Turkey warns US that sanction case witness is a fugitive from Turkey
Turkey has sent a letter warning the United States over a fugitive former police officer who testified during a trial into a former Turkish state bank executive in New York, saying the former officer is being sought over membership of the Fethullahist Terrorist Organization (FETÖ).
“We asked our U.S. addressee to end this unlawful practice immediately and to extradite the FETÖ terrorist organization member former police officer, for whom a warrant has been issued by Turkey’s judiciary,” Justice Minister Abdulhamit Gül told reporters in the Black Sea province of Samsun on Dec. 16, commenting on a letter he sent to his U.S. counterpart Jeff Sessions.
Hüseyin Korkmaz, a police officer sought in Turkey over being a follower of the U.S.-based Islamic preacher Fethullah Gülen, testified against former Halkbank deputy general manager Mehmet Hakan Atilla in the Iran sanctions case, prompting criticism from Ankara.
Gül has penned a letter to Sessions on the issue in which he asked for “an end to this unlawful practice.”
The minister also said Korkmaz had been determined to be a user of ByLock, a smartphone application used for communication by Gülenists, the group widely believed to have orchestrated the July 2016 coup attempt.
“The protection of a fugitive terror group member, who was determined to be using ByLock and who contributed to the illegal structuring of FETÖ, or putting him on a salary by public institutions and giving him monthly pay is never acceptable,” Gül said, referring to Korkmaz’s statements about receiving $50,000 of aid from the FBI and rental aid from the prosecutor’s office.
Warning that bilateral ties between Ankara and Washington could be harmed over the issue, Gül noted that “it is unacceptable for the U.S. to remain silent when a terrorist is creating disinformation against Turkey and carrying out a campaign against the country.”
Ankara’s demand from Washington to extradite Korkmaz came after Atilla took the witness stand in a New York courtroom on Dec. 15 and denied charges that he participated in a scheme to help Iran evade U.S. sanctions.
Atilla, who has been on trial in federal court for three weeks, told jurors that he “never” conspired with fellow defendant, Turkish-Iranian businessman Reza Zarrab, as U.S. prosecutors have charged. Zarrab pleaded guilty and testified for the prosecution.
U.S. prosecutors have charged nine people with conspiring to help Iran evade sanctions through fraudulent gold and food transactions. Only Zarrab, 34, and Atilla, 47, have been arrested by U.S. authorities.

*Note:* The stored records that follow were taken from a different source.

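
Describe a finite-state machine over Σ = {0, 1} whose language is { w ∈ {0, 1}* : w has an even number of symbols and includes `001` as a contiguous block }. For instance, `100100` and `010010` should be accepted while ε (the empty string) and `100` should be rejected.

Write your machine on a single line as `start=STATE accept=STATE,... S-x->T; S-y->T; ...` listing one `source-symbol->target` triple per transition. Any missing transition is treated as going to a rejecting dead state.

start=A; accept=H; A-0->B; A-1->C; B-0->D; B-1->A; C-0->E; C-1->A; D-0->F; D-1->G; E-0->F; E-1->C; F-0->D; F-1->H; G-0->H; G-1->H; H-0->G; H-1->G

Run two small machines in parallel and take their product. One (2 states) tracks the input length modulo 2; the other (4 states) tracks whether and how much of `001` has been seen. Each combined state is a pair, one component from each; accept when both components accept.
An 8-state machine:
       0  1 
>  A   B  C 
   B   D  A 
   C   E  A 
   D   F  G 
   E   F  C 
   F   D  H 
   G   H  H 
 * H   G  G 
(> = start, * = accepting)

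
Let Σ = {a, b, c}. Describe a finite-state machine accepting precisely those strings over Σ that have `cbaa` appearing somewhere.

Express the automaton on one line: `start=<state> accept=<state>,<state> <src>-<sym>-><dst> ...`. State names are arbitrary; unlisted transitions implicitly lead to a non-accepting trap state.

start=q0 accept=q4 q0-a->q0 q0-b->q0 q0-c->q1 q1-a->q0 q1-b->q2 q1-c->q1 q2-a->q3 q2-b->q0 q2-c->q1 q3-a->q4 q3-b->q0 q3-c->q1 q4-a->q4 q4-b->q4 q4-c->q4

States q0..q3 record the length of the longest prefix of `cbaa` that matches the current input suffix. Reaching q4 means `cbaa` has been seen, and we stay there forever. Accept from q4.
With 5 states:
        a   b   c  
>  q0   q0  q0  q1 
   q1   q0  q2  q1 
   q2   q3  q0  q1 
   q3   q4  q0  q1 
 * q4   q4  q4  q4 
(> = start, * = accepting)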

Zarrab’s name was involved in Turkey’s Dec. 17-25, 2013 corruption probes, which also embroiled four former ministers and other state officials. Zarrab was accused of paying bribes to senior government figures, but eventually the charges were quashed by the government, which said the probe was masterminded by Gülenists.

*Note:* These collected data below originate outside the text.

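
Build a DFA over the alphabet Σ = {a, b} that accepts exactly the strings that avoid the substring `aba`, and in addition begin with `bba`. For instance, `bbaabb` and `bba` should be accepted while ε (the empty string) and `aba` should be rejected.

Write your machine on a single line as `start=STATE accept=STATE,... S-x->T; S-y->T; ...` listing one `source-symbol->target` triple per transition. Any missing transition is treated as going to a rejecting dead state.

start=s0; accept=s7,s8,s10; s0-a->s1; s0-b->s2; s1-a->s1; s1-b->s3; s2-a->s1; s2-b->s4; s3-a->s5; s3-b->s6; s4-a->s7; s4-b->s6; s5-a->s5; s5-b->s5; s6-a->s1; s6-b->s6; s7-a->s7; s7-b->s8; s8-a->s9; s8-b->s10; s9-a->s9; s9-b->s9; s10-a->s7; s10-b->s10

Build one automaton per condition and run them in lockstep. One (4 states) tracks partial matches of the forbidden pattern `aba`; the other (5 states) tracks whether the input so far still matches the prefix `bba`. Each combined state is a pair, one component from each; accept when both components accept.
With 11 states:
          a    b  
>  s0     s1   s2 
   s1     s1   s3 
   s2     s1   s4 
   s3     s5   s6 
   s4     s7   s6 
   s5     s5   s5 
   s6     s1   s6 
 * s7     s7   s8 
 * s8     s9  s10 
   s9     s9   s9 
 * s10    s7  s10 
(> = start, * = accepting)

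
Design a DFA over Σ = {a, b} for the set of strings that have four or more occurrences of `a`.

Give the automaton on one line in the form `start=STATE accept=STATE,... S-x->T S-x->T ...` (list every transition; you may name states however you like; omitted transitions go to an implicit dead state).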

Zarrab was arrested in the U.S. last year but as he became the prosecution’s top witness in the trial, Atilla is now the sole man in the dock accused of violating sanctions, bribery and money laundering.
Halkbank has said all of its transactions complied with national and international regulations.
“Never,” Atilla responded.
Zarrab had told the jury that he had seen Atilla’s superior call Atilla on an afternoon in April 2013 and order him to authorize an illicit transaction. Atilla testified that he was on a plane at the time.
Earlier last week, Atilla’s lawyers asked U.S. District Judge Richard Berman in Manhattan to order a mistrial following the testimony of Korkmaz, who said he had investigated Zarrab and Turkish government officials years earlier.
The judge, without the jury present, denied the request for a mistrial on Dec. 15. He said Korkmaz had actually helped Atilla by testifying that Atilla was never caught on surveillance videos or found to take bribes in the investigation.
Berman said it was “unpersuasive and borderline unprofessional” to bring up what he called an “illogical foreign conspiracy theory” in court.
Harrison said he disagreed with Berman’s criticism. “I think it was a legitimate cross-examination,” he said.